Prenatal diagnosis can be accomplished by measuring FALDH enzyme activity in cultured chorionic villi cells obtained at 8.5-11 weeks' gestation or in cultured amniocytes obtained at about 16 weeks' gestation. Many parents elect to terminate a pregnancy when a fetus has Sjögren-Larsson syndrome.
DNA-based prenatal diagnosis can be performed by using fetal-derived DNA if the mutations are identified in the family with Sjögren-Larsson syndrome.
Contractures are more likely to develop in the lower extremities than in the upper extremities. Seizure disorder may occur.

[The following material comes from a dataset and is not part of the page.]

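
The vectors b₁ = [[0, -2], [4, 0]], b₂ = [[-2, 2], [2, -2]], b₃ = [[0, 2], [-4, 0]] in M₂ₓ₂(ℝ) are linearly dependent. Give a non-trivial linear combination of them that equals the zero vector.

b₁ + b₃ = 0

Write each element as a vector in ℝ⁴ using {E₁₁, E₁₂, E₂₁, E₂₂}.
Set up α₁b₁ + … + α₃b₃ = 0 and solve the homogeneous system.
One solution (up to scaling) is (1, 0, 1).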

The prognosis for any patient with Sjögren-Larsson syndrome ultimately depends on the severity of the neurologic disease. The clinical course of Sjögren-Larsson syndrome cannot be predicted in early infancy before neurologic symptoms have matured. Sjögren-Larsson syndrome is not neurodegenerative. Most patients with the disease do not get clinically worse over time. With adequate medical therapy, most patients with Sjögren-Larsson syndrome survive into adulthood.
Parents and caregivers of individuals with Sjögren-Larsson syndrome, as well as patients with Sjögren-Larsson syndrome, need education about the daily management of the ichthyosis.
Training to provide home-based physical therapy is useful to prevent contractures.